La critique de l’artiste n’est pas sans rappeler Hortense Michaud-Lalanne, ingénieure et militante pour la sauvegarde de l’environnement, qui écrivait: « tout homme, femme et enfant, en Amérique du Nord, réquisitionne l’équivalent de 80 à 100 esclaves chacun, qui fabriquent pour eux, jour et nuit, des biens de consommation qui aboutissent à la poubelle2 ». Ainsi, les travailleurs des usines consacrent leur vie à l’aliénante production de masse de futiles biens de consommation. Karine Giboulo choisit, elle, de ne pas adopter un ton moralisateur dans son œuvre. Elle présente cette dure réalité avec humour, ce qui rend l’expérience de l’œuvre agréable et accessible. Ses maquettes sont truffées de scènes cocasses s’approchant parfois du fantastique.
Près des maquettes, L’Eldorado, un dessin à l’encre de chine et aquarelle, montre des employés qui, sur le dos de cochons en or ailés, s’enfuient des usines pour un eldorado.
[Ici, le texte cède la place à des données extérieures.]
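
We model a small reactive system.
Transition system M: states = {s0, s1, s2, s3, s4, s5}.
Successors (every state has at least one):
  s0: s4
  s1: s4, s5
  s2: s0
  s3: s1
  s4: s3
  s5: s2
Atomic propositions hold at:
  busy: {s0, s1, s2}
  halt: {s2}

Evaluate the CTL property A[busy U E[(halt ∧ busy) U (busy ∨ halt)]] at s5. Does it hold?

Sat(halt ∧ busy) = {s2}
Sat(busy ∨ halt) = {s0, s1, s2}
E[(halt ∧ busy) U (busy ∨ halt)]: least fixpoint, start Z0 = Sat((busy ∨ halt)) = {s0, s1, s2}, add states in Sat(halt ∧ busy) with some successor in Z. Already a fixed point.
Sat(E[(halt ∧ busy) U (busy ∨ halt)]) = {s0, s1, s2}
A[busy U E[(halt ∧ busy) U (busy ∨ halt)]]: least fixpoint, start Z0 = Sat(E[(halt ∧ busy) U (busy ∨ halt)]) = {s0, s1, s2}, add states in Sat(busy) with every successor in Z. Already a fixed point.
Sat(A[busy U E[(halt ∧ busy) U (busy ∨ halt)]]) = {s0, s1, s2}
s5 ∉ Sat(A[busy U E[(halt ∧ busy) U (busy ∨ halt)]]) = {s0, s1, s2}, so the formula does not hold at s5.

No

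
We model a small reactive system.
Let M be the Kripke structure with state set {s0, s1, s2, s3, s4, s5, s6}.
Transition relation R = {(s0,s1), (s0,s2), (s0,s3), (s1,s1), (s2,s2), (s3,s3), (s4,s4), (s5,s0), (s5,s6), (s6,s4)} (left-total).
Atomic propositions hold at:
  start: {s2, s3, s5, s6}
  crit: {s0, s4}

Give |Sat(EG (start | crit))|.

6

Sat(start | crit) = {s0, s2, s3, s4, s5, s6}
EG (start | crit): greatest fixpoint, start Z0 = {s0, s2, s3, s4, s5, s6}, keep only states in Sat with some successor in Z. Already a fixed point.
Sat(EG (start | crit)) = {s0, s2, s3, s4, s5, s6}
|Sat(EG (start | crit))| = |{s0, s2, s3, s4, s5, s6}| = 6.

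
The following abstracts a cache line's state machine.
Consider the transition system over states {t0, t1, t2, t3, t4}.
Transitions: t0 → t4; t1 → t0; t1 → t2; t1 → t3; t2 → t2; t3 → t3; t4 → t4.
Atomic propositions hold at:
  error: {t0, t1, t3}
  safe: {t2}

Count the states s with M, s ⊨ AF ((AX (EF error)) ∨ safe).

EF error: least fixpoint, start Z0 = {t0, t1, t3}, add states with some successor in Z. Already a fixed point.
Sat(EF error) = {t0, t1, t3}
Sat(AX (EF error)) = {s : every successor in {t0, t1, t3}} = {t3}
Sat((AX (EF error)) ∨ safe) = {t2, t3}
AF ((AX (EF error)) ∨ safe): least fixpoint, start Z0 = {t2, t3}, add states with every successor in Z. Already a fixed point.
Sat(AF ((AX (EF error)) ∨ safe)) = {t2, t3}
|Sat(AF ((AX (EF error)) ∨ safe))| = |{t2, t3}| = 2.

2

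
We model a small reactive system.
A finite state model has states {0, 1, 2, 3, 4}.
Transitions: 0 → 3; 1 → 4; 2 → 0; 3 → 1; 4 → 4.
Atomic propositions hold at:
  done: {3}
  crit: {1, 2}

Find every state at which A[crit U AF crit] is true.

AF crit: least fixpoint, start Z0 = {1, 2}, add states with every successor in Z. Z1 = {1, 2, 3}; Z2 = {0, 1, 2, 3}; fixed.
Sat(AF crit) = {0, 1, 2, 3}
A[crit U AF crit]: least fixpoint, start Z0 = Sat(AF crit) = {0, 1, 2, 3}, add states in Sat(crit) with every successor in Z. Already a fixed point.
Sat(A[crit U AF crit]) = {0, 1, 2, 3}

{0, 1, 2, 3}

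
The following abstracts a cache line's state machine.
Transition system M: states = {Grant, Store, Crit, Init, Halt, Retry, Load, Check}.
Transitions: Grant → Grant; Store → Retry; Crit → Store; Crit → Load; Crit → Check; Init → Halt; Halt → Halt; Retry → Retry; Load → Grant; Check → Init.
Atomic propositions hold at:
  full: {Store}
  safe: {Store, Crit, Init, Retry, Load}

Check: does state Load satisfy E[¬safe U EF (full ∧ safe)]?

Sat(¬safe) = {Grant, Halt, Check}
Sat(full ∧ safe) = {Store}
EF (full ∧ safe): least fixpoint, start Z0 = {Store}, add states with some successor in Z. Z1 = {Store, Crit}; fixed.
Sat(EF (full ∧ safe)) = {Store, Crit}
E[¬safe U EF (full ∧ safe)]: least fixpoint, start Z0 = Sat(EF (full ∧ safe)) = {Store, Crit}, add states in Sat(¬safe) with some successor in Z. Already a fixed point.
Sat(E[¬safe U EF (full ∧ safe)]) = {Store, Crit}
Load ∉ Sat(E[¬safe U EF (full ∧ safe)]) = {Store, Crit}, so the formula does not hold at Load.

No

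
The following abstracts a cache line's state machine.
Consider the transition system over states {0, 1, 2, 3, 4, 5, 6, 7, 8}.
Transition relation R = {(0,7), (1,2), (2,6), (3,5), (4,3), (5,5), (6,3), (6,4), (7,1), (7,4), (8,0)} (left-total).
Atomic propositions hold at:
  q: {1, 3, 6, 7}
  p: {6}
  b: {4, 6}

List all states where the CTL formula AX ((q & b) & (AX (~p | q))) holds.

{2}

Sat(q & b) = {6}
Sat(~p) = {0, 1, 2, 3, 4, 5, 7, 8}
Sat(~p | q) = {0, 1, 2, 3, 4, 5, 6, 7, 8}
Sat(AX (~p | q)) = {s : every successor in {0, 1, 2, 3, 4, 5, 6, 7, 8}} = {0, 1, 2, 3, 4, 5, 6, 7, 8}
Sat((q & b) & (AX (~p | q))) = {6}
Sat(AX ((q & b) & (AX (~p | q)))) = {s : every successor in {6}} = {2}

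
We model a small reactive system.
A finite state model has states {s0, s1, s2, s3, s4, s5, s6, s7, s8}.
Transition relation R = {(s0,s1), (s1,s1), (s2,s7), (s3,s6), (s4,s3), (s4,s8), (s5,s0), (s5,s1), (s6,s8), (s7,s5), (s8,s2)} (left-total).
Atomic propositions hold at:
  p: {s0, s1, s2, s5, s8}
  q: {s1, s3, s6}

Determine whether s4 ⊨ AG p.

AG p: greatest fixpoint, start Z0 = {s0, s1, s2, s5, s8}, keep only states in Sat with every successor in Z. Z1 = {s0, s1, s5, s8}; Z2 = {s0, s1, s5}; fixed.
Sat(AG p) = {s0, s1, s5}
s4 ∉ Sat(AG p) = {s0, s1, s5}, so the formula does not hold at s4.

No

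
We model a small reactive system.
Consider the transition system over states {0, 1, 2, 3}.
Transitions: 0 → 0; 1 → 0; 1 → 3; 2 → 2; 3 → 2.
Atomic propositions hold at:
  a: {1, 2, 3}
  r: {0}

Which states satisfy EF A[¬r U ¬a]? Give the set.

{0, 1}

Sat(¬r) = {1, 2, 3}
Sat(¬a) = {0}
A[¬r U ¬a]: least fixpoint, start Z0 = Sat(¬a) = {0}, add states in Sat(¬r) with every successor in Z. Already a fixed point.
Sat(A[¬r U ¬a]) = {0}
EF A[¬r U ¬a]: least fixpoint, start Z0 = {0}, add states with some successor in Z. Z1 = {0, 1}; fixed.
Sat(EF A[¬r U ¬a]) = {0, 1}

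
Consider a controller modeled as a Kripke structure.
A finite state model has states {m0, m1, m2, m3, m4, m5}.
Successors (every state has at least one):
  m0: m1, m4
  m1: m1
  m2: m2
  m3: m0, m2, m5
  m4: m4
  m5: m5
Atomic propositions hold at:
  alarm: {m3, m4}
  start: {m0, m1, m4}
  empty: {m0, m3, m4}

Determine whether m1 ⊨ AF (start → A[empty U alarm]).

No

A[empty U alarm]: least fixpoint, start Z0 = Sat(alarm) = {m3, m4}, add states in Sat(empty) with every successor in Z. Already a fixed point.
Sat(A[empty U alarm]) = {m3, m4}
Sat(start → A[empty U alarm]) = {m2, m3, m4, m5}
AF (start → A[empty U alarm]): least fixpoint, start Z0 = {m2, m3, m4, m5}, add states with every successor in Z. Already a fixed point.
Sat(AF (start → A[empty U alarm])) = {m2, m3, m4, m5}
m1 ∉ Sat(AF (start → A[empty U alarm])) = {m2, m3, m4, m5}, so the formula does not hold at m1.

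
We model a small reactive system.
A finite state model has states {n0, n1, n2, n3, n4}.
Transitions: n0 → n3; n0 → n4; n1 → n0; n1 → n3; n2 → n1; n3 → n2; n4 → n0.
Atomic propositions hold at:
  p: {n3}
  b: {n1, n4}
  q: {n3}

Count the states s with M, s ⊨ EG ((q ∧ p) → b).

Sat(q ∧ p) = {n3}
Sat((q ∧ p) → b) = {n0, n1, n2, n4}
EG ((q ∧ p) → b): greatest fixpoint, start Z0 = {n0, n1, n2, n4}, keep only states in Sat with some successor in Z. Already a fixed point.
Sat(EG ((q ∧ p) → b)) = {n0, n1, n2, n4}
|Sat(EG ((q ∧ p) → b))| = |{n0, n1, n2, n4}| = 4.

4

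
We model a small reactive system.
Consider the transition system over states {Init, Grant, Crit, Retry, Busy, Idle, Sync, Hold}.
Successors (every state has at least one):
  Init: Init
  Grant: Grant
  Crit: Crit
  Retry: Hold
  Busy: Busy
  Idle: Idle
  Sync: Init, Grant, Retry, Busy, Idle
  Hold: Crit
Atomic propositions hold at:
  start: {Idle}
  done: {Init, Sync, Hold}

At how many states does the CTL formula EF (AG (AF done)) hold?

AF done: least fixpoint, start Z0 = {Init, Sync, Hold}, add states with every successor in Z. Z1 = {Init, Retry, Sync, Hold}; fixed.
Sat(AF done) = {Init, Retry, Sync, Hold}
AG (AF done): greatest fixpoint, start Z0 = {Init, Retry, Sync, Hold}, keep only states in Sat with every successor in Z. Z1 = {Init, Retry}; Z2 = {Init}; fixed.
Sat(AG (AF done)) = {Init}
EF (AG (AF done)): least fixpoint, start Z0 = {Init}, add states with some successor in Z. Z1 = {Init, Sync}; fixed.
Sat(EF (AG (AF done))) = {Init, Sync}
|Sat(EF (AG (AF done)))| = |{Init, Sync}| = 2.

2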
L’artiste utilise le symbole du cochon en or, qui signifie la chance. Cette œuvre est probablement la plus révélatrice de l’opinion de Karine Giboulo à propos des conditions de travail des ouvriers chinois et de ce qu’elle leur souhaite en les honorant par cette exposition.
Dans une pièce distincte se trouve un ours blanc géant en peluche, cigare à la gueule et short arborant le drapeau canadien. Il tient un chariot débordant de sardines. Surgissant des maquettes, il pénètre l’espace du spectateur et, du coup, l’inclut dans son univers et au commentaire critique de l’artiste. D’ailleurs, à travers les ouvertures dans les murs de cette pièce, les visiteurs à l’extérieur peuvent observer le rapport tissé entre le spectateur et l’ours, à travers le même point de vue qu’ils sont amenés à adopter en observant les activités à l’intérieur des usines miniatures.
All You Can Eat témoigne d’une démarche approfondie de Karine Giboulo, plutôt audacieuse dans ses projets. Son travail met en lumière des conditions de vie qui semblent parfois loin de la réalité dans laquelle nous vivons, pourtant toutes deux en corrélation. L’exposition critique la surconsommation des sociétés capitalistes et les conséquences au niveau mondial créées par leurs besoins toujours croissants. Le Musée des Beaux-arts de Montréal a acquis une des maquettes de l’exposition, ce qui participe à la visibilité grandissante et à la reconnaissance de l’artiste. Ses oeuvres ont d’ailleurs été présentées à la New York Contemporary Art Fair au début de mars, où le Musée du Kentucky a fait l’achat d’une maquette. La démarche singulière et engagée de Karine Giboulo ne sera pas passée inaperçue bien longtemps!
Karine Giboulo
All You Can Eat
27 novembre 2008 – 7 février 2009
Galerie SAS, Montréal
1 L’Agence des Nations Unies pour les réfugiés.
2 Hortense Michaud-Lalanne, Si les vrais coûts m’étaient comptés, Montréal, Éditions Écosociété, 1993, p. 83.